HP supports support in Scotland
31 August 2010
Hewlett Packard announced last week that it is to create 700 technical support jobs at its Erskine plant near Glasgow. This set me off on two trains of thought.

The first was that it could be taken as further anecdotal evidence supporting the overall trend in the UK to abandon manufacturing in favour of service industries – it was only just over a year ago that the same facility announced that it was to shed 700 production jobs.
However, I am sure that some of the lost manufacturing expertise, and knowledge of HPs products, will now effectively be transferred to technical support. On the whole it has to be better that technology jobs are still being created in Scotland and I am sure that staff at the plant are feeling pretty pleased that the ‘highly-skilled’ reputation of the plant has been recognised by the company in this latest announcement.

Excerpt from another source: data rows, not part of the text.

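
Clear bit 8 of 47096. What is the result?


47096 & ~(1 << 8) = 46840

46840


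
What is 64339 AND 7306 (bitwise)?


0b1111101101010011 & 0b1110010001010 = 0b1100000000010 = 6146

6146


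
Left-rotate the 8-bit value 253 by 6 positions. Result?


Rotate 0b11111101 left by 6 (8-bit) = 0b1111111 = 127

127


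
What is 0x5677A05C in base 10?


5677A05C hex = 1450680412 decimal

1450680412


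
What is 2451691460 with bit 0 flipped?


2451691460 ^ (1 << 0) = 2451691460 ^ 1 = 2451691461

2451691461


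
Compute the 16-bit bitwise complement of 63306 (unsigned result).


~0b1111011101001010 = 0b100010110101 = 2229 (16-bit unsigned)

2229


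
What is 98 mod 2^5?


98 & 31 = 2

2


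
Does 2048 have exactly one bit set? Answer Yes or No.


0b100000000000. Only one bit set => Yes

Yes


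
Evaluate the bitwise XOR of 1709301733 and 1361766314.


0b1100101111000011101111111100101 ^ 0b1010001001010101110011110101010 = 0b110100110010110011100001001111 = 885733455

885733455


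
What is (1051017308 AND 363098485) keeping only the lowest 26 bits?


Step 1: 1051017308 & 363098485 = 346308692
Step 2: 346308692 & 67108863 = 10764372

10764372


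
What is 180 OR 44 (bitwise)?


0b10110100 | 0b101100 = 0b10111100 = 188

188


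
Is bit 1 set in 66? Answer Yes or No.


0b1000010, bit 1 = 1. Yes

Yes


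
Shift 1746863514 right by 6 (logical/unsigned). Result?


0b1101000000111110000010110011010 >> 6 = 0b1101000000111110000010110 = 27294742

27294742


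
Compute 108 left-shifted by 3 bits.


0b1101100 << 3 = 0b1101100000 = 864

864


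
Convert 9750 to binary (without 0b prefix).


9750 = 10011000010110 in binary

10011000010110


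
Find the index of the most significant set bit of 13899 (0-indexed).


0b11011001001011. Highest set bit at position 13

13


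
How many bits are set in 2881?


0b101101000001 has 5 set bits

5


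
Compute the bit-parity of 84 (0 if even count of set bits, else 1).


0b1010100 has 3 ones => parity 1

1


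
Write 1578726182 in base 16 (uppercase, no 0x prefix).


1578726182 = 5E197326 hex

5E197326


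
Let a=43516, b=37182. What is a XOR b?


43516 ^ 37182 = 14530

14530


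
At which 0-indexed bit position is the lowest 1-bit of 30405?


0b111011011000101. Lowest set bit at position 0

0


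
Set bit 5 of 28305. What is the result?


28305 | (1 << 5) = 28305 | 32 = 28337

28337


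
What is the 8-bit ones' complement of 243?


243 ^ 255 = 12

12


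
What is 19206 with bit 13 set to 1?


19206 | (1 << 13) = 19206 | 8192 = 27398

27398


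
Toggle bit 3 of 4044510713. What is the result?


4044510713 ^ (1 << 3) = 4044510713 ^ 8 = 4044510705

4044510705


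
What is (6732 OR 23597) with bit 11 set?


Step 1: 6732 | 23597 = 24173
Step 2: 24173 | (1 << 11) = 24173 | 2048 = 24173

24173


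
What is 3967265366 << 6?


0b11101100011101111010101001010110 << 6 = 0b11101100011101111010101001010110000000 = 253904983424

253904983424


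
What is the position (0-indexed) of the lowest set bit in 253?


0b11111101. Lowest set bit at position 0

0


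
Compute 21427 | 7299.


0b101001110110011 | 0b1110010000011 = 0b101111110110011 = 24499

24499


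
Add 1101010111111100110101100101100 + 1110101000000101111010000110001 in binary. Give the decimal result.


1101010111111100110101100101100 + 1110101000000101111010000110001 = 11100000000000010101111101011101 = 3758186333

3758186333


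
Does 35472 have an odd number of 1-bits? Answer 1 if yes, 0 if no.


0b1000101010010000 has 5 ones => parity 1

1


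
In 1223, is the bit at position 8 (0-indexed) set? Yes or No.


0b10011000111, bit 8 = 0. No

No


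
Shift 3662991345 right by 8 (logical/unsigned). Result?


0b11011010010101001100111111110001 >> 8 = 0b110110100101010011001111 = 14308559

14308559


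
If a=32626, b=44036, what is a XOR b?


32626 ^ 44036 = 54134

54134


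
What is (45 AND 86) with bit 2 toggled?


Step 1: 45 & 86 = 4
Step 2: 4 ^ (1 << 2) = 4 ^ 4 = 0

0


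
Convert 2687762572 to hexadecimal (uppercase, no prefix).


2687762572 = A034008C hex

A034008C


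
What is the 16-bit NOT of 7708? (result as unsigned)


~0b1111000011100 = 0b1110000111100011 = 57827 (16-bit unsigned)

57827


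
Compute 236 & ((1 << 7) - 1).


236 & 127 = 108

108


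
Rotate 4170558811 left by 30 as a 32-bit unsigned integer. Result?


Rotate 0b11111000100101011010110101011011 left by 30 (32-bit) = 0b11111110001001010110101101010110 = 4263865174

4263865174


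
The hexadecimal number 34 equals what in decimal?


34 hex = 52 decimal

52


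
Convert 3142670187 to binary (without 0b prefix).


3142670187 = 10111011010100010101011101101011 in binary

10111011010100010101011101101011


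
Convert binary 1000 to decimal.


1000 in decimal = 8

8


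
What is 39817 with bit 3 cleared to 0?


39817 & ~(1 << 3) = 39809

39809


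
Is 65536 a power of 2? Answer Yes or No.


0b10000000000000000. Only one bit set => Yes

Yes


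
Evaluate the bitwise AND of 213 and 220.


0b11010101 & 0b11011100 = 0b11010100 = 212

212


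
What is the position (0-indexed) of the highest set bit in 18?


0b10010. Highest set bit at position 4

4


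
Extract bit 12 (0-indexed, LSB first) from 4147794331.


0b11110111001110100101000110011011, position 12 = 1

1


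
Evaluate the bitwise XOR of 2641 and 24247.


0b101001010001 ^ 0b101111010110111 = 0b101010011100110 = 21734

21734


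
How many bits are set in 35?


0b100011 has 3 set bits

3


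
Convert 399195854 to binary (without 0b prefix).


399195854 = 10111110010110011111011001110 in binary

10111110010110011111011001110


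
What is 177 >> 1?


0b10110001 >> 1 = 0b1011000 = 88

88


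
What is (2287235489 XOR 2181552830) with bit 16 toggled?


Step 1: 2287235489 ^ 2181552830 = 173255455
Step 2: 173255455 ^ (1 << 16) = 173255455 ^ 65536 = 173189919

173189919


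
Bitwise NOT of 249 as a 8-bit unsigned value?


~0b11111001 = 0b110 = 6 (8-bit unsigned)

6


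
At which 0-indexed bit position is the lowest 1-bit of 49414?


0b1100000100000110. Lowest set bit at position 1

1


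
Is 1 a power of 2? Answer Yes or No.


0b1. Only one bit set => Yes

Yes


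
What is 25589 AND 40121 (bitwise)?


0b110001111110101 & 0b1001110010111001 = 0b10110001 = 177

177


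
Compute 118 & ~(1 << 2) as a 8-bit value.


118 & ~(1 << 2) = 114

114


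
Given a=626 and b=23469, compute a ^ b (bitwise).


626 ^ 23469 = 23007

23007


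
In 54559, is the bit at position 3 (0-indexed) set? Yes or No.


0b1101010100011111, bit 3 = 1. Yes

Yes


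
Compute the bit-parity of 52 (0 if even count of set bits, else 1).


0b110100 has 3 ones => parity 1

1


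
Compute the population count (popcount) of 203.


0b11001011 has 5 set bits

5


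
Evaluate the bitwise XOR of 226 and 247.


0b11100010 ^ 0b11110111 = 0b10101 = 21

21


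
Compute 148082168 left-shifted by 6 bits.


0b1000110100111000110111111000 << 6 = 0b1000110100111000110111111000000000 = 9477258752

9477258752


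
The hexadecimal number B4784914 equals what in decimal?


B4784914 hex = 3027781908 decimal

3027781908


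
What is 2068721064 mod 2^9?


2068721064 & 511 = 424

424


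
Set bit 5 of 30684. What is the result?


30684 | (1 << 5) = 30684 | 32 = 30716

30716


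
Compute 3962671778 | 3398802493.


0b11101100001100011001001010100010 | 0b11001010100101011001110000111101 = 0b11101110101101011001111010111111 = 4004880063

4004880063


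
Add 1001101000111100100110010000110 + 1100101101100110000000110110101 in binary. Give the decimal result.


1001101000111100100110010000110 + 1100101101100110000000110110101 = 10110010110100010100111000111011 = 3000061499

3000061499


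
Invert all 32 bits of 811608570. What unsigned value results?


811608570 ^ 4294967295 = 3483358725

3483358725


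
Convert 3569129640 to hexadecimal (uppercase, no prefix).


3569129640 = D4BC98A8 hex

D4BC98A8


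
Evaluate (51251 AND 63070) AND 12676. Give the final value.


Step 1: 51251 & 63070 = 49170
Step 2: 49170 & 12676 = 0

0


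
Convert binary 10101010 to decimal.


10101010 in decimal = 170

170


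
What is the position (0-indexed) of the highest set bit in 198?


0b11000110. Highest set bit at position 7

7


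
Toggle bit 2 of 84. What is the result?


84 ^ (1 << 2) = 84 ^ 4 = 80

80


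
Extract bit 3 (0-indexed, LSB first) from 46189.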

My second train of thought concerned the overall message that such an announcement brings and how it fits in with other economic indicators. 700 new jobs is great news and you can add that to inflation coming down, overall jobless figures better than expected, economic growth ahead of schedule. Even the Corus steelworks might have a lifeline!
We know the coalition’s austerity programme will gradually start to take more effect – particularly in terms of public sector jobs but it will obviously filter through all supply chains as spending is frozen or cut. And yet the above indicators indicate that the country and industry are comfortable enough with this to be able to move forward with a spring in our collective step.
And then the US factor kicks in. Recent murmurings of double-dip recessions, something that has been largely dismissed in the UK, have been gathering in volume across the pond. Last week’s growth figures showed significant slowing in the rate of recovery, and jobless figures are also showing no signs of subsiding. Such reports start the money markets twitching and banks ever more over-cautious. Once again there is a danger that the UK, and many other countries, will be dragged into a financial pit that they have not dug for themselves.
The way around it, as so many economic and political commentators have said in the recent past but have been ignored by the financial markets, is to have confidence in our own economy and industry. Perhaps the downside of having a financial sector of global influence is that we don’t have the luxury of letting this happen.